BIALYSTOK - "Coffee, tea or vodka?" beams an executive at Polmos Bialystok, emerging from behind a desk stacked with his distillery's main export - a flavoured vodka with a blade of grass in the bottle.
Polmos Bialystok, Poland's last big distiller still in state hands, is preparing to go public just as vodka sales in the hard-drinking east European country take off following excise tax cuts and a crackdown on smuggling.
Already the fourth-largest vodka market in the world after Russia, the United States and Ukraine, Poland's registered hard liquor sales jumped by nearly half in the past two years to the equivalent of 100 million litres of pure alcohol in 2004.

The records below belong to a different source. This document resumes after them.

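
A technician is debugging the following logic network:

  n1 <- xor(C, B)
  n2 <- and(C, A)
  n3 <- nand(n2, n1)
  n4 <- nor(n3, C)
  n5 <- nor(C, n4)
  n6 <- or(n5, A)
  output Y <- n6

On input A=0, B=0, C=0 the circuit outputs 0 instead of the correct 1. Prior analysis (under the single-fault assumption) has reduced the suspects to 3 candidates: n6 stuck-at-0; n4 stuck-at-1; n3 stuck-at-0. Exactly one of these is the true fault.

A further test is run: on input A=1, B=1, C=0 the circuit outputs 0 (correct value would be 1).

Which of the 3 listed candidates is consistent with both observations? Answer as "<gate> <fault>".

n6 stuck-at-0

Evaluate each candidate on input A=1, B=1, C=0:
  n6 stuck-at-0: n1=1, n2=0, n3=1, n4=0, n5=1, n6=0 [stuck-at-0] → 0 — matches
  n4 stuck-at-1: n1=1, n2=0, n3=1, n4=1 [stuck-at-1], n5=0, n6=1 → 1 — eliminated
  n3 stuck-at-0: n1=1, n2=0, n3=0 [stuck-at-0], n4=1, n5=0, n6=1 → 1 — eliminated
Only n6 stuck-at-0 reproduces the observed 0.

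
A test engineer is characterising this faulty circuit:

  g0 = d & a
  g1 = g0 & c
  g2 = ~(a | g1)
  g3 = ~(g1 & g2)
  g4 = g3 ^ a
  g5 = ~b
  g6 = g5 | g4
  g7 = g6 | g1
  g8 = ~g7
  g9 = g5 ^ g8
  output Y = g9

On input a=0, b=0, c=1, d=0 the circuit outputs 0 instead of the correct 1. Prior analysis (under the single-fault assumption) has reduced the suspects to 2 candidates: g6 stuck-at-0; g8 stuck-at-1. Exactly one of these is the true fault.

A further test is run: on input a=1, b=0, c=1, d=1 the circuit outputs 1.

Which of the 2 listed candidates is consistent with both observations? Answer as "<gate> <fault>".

Evaluate each candidate on input a=1, b=0, c=1, d=1:
  g6 stuck-at-0: g0=1, g1=1, g2=0, g3=1, g4=0, g5=1, g6=0 [stuck-at-0], g7=1, g8=0, g9=1 → 1 — matches
  g8 stuck-at-1: g0=1, g1=1, g2=0, g3=1, g4=0, g5=1, g6=1, g7=1, g8=1 [stuck-at-1], g9=0 → 0 — eliminated
Only g6 stuck-at-0 reproduces the observed 1.

g6 stuck-at-0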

No longer only the drink of choice for poorer Poles seeking to forget their troubles, the clear, nearly tasteless tipple has also made inroads into an urban audience recently drawn to foreign liquor, beer or wine by aggressive ad campaigns.
Poland seeks to float about 20 per cent of Bialystok on the Warsaw bourse next month, as well as find a strategic investor for the company with annual sales of US$400 million ($563.6 million).
Bialystok's products include local top-seller Absolwent, a brand it says was the world's fifth-best-selling last year. Its export hit, Zubrowka (Bison Grass), is flavoured with a grass that grows in a nearby forest, home to a herd of rare European bison.
Realising that the window of opportunity to buy into Poland's growing 7-billion-zloty ($3.24 billion) domestic vodka industry is closing quickly, some of the world's biggest spirit-makers are lining up for a stake.
Polish industry leader Sobieski Dystrybucja, owned by France's Belvedere, US spirits distributor Central European Distribution and the local unit of France's Remy Cointreau have all shown interest in Bialystok.
Fellow Polish distiller Polmos Lublin may team up with global leader Diageo in a bid. "This will be the final phase of consolidation on the Polish market. We have to take part," said Janusz Palikot, Polmos Lublin's majority owner.
While foreign buyers are drawn to Poland's vodka industry mainly for its export potential, the domestic market has also grown since tax cuts lowered prices and borders were fortified.
Poland's BRE Bank says US$500 million of vodka was sold on the black market in 2001, smuggled from neighbouring Belarus and Ukraine. As Poland shored up its borders to join the European Union last May bootleggers brought in only US$25 million.
But vodka sales are still below levels seen before the 1989 fall of communism when the hard liquor was the only readily available alcohol.
Vodka accounts for 42 per cent of Poland's alcohol market by value, says AC Nielsen, with beer making up half.
Polish producers also fought off an invasion of foreign brands after EU entry eliminated duties on foreign liquor, dropping the price of whisky by nearly 30 per cent.
"After EU accession, Poles rushed to taste drinks like whisky and rum, but it quickly turned out that Poland, like the rest of eastern Europe, is traditionally a vodka market," said Katarzyna Liczmanska, head of marketing at Sobieski Dystrybucja.
To bring Poles back to shops, most distillers aggressively expanded into the cheaper segment, offering brands at a high street price below 5 ($9) a 700ml bottle.
Bialystok said that with 3.8 million cases sold last year its flagship brand Absolwent was the world's fifth-biggest, after Stolichnaya, Smirnoff, Moskovskaya and Absolut.
Absolwent, which sells for 6 a bottle, has gained 14 per cent of the Polish market since its launch 10 years ago.